43

I have this:

date +"%H hours and %M minutes"

I use festival to say it up.. but it says like: "zero nine hours".. I want it to say "nine hours"!

but date always give me 09... so I wonder if bash can easly make that become just 9?

in the complex script I tried like

printf %d 09

but it fails.. not octal :(

any idea?

3
  • OP, your accepted answer is great - for your specific case, but it doesn't match the question title.
    – einpoklum
    Sep 13, 2016 at 8:47
  • @ilkkachu the old title was key in me finding this question, looking for forcing decimal interpretation of octal-format numbers.
    – muru
    Jun 4, 2018 at 7:55
  • @muru, yeah, I thought if I could stick the note about octal there, but didn't come up with a nice phrasing. You could change it of course, at least you know what you searched for? The answers and question still mainly seem to be about removing the leading zero.
    – ilkkachu
    Jun 4, 2018 at 8:03

4 Answers 4

59
  • In your case, you can simply disable zero padding by append - after % in the format string of date: %-H

    By default, date pads numeric fields with zeroes. The following optional flags may follow '%':

    • - (hyphen) do not pad the field
    • _ (underscore) pad with spaces
    • 0 (zero) pad with zeros
    • ^ use upper case if possible
    • # use opposite case if possible

    See date manual

  • If you want to interpret number in different base, in bash

    • Constants with a leading 0 are interpreted as octal numbers.
    • A leading 0x or 0X denotes hexadecimal.
    • Otherwise, numbers take the form [base#]n, where base is a decimal number between 2 and 64 representing the arithmetic base, and n is a number in that base

    So, to interpret a number as decimal, use 10#n form, eg. 10#09

    echo $((10#09*2))
    18
    

    See Arithmetic Evaluation section of bash manual.

3
  • 2
    thx, very detailed! btw, echo $((011)) $((10#011)) is another good example that outputs 9 11 Apr 29, 2013 at 21:10
  • 1
    This does not work for negative numbers: lat=048 ; latd=${lat#0} ; echo $((latd-1)) works, but lat=-048 ; latd=${lat#0} ; echo $((latd-1)) doesn't. Feb 12, 2016 at 0:17
  • plus=$((10#01))
    – DrBeco
    Mar 24, 2017 at 23:21
2

If you're trying to do comparisons in decimal with date values, I've found this method to be very effective:

let mymin=$(date '+1%M') ; let mymin=$mymin%100

That always yields a decimal value. So I can do this:

if [[ $mymin -le 1 ]]; then   # only 0 and 1 are true.

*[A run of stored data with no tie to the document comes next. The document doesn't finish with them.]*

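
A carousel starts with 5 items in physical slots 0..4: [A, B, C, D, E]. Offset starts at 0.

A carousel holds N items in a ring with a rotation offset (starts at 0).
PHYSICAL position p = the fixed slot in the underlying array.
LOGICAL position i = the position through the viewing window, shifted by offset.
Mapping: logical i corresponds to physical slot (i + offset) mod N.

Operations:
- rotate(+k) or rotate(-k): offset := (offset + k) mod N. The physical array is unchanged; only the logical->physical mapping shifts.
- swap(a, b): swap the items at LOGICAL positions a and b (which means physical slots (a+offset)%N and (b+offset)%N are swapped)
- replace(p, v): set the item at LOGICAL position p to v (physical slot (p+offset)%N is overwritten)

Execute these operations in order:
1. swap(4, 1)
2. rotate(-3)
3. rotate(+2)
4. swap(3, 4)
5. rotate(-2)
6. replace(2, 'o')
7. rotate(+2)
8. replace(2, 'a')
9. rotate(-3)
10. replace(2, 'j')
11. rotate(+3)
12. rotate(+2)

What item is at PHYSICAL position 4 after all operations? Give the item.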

There's no problem with 08 or 09 this way. Using %10 instead of %100 gives you ten-minute ranges from 0 through 9. I also find the following gives decimal values, without leading zeros:

echo "$((10#$(date +%M)))"
2

Portably, you can easily remove a leading 0 from a variable. This leaves the variable unchanged if there is no leading 0.

eval $(date +"h=%H m=%M")
h=${h#0}
m=${m#0}
say "$h hours and $m minutes"

In bash, ksh or zsh, you can use ksh's additional glob patterns to remove any number of leading 0s. In bash, run shopt -s extglob first. In zsh, run setopt kshglob first.

eval $(date +"h=%H m=%M")
h=${h#+(0)}
m=${m#+(0)}
say "$h hours and $m minutes"
1

In general in bash:

test ${#number} -eq 2 && number=${number#0}

resulting in

date +"%H %M" | 
{ read hours minutes
hours=${hours#0}
minutes=${minutes#0}
echo "${hours} hours and ${minutes} minutes"; }

Or, different:

date +"%H hours and %M minutes" | sed -n -e 's/0\([0-9]\)/\1/g' -e p

I am surprised that date does not have appropriate format options.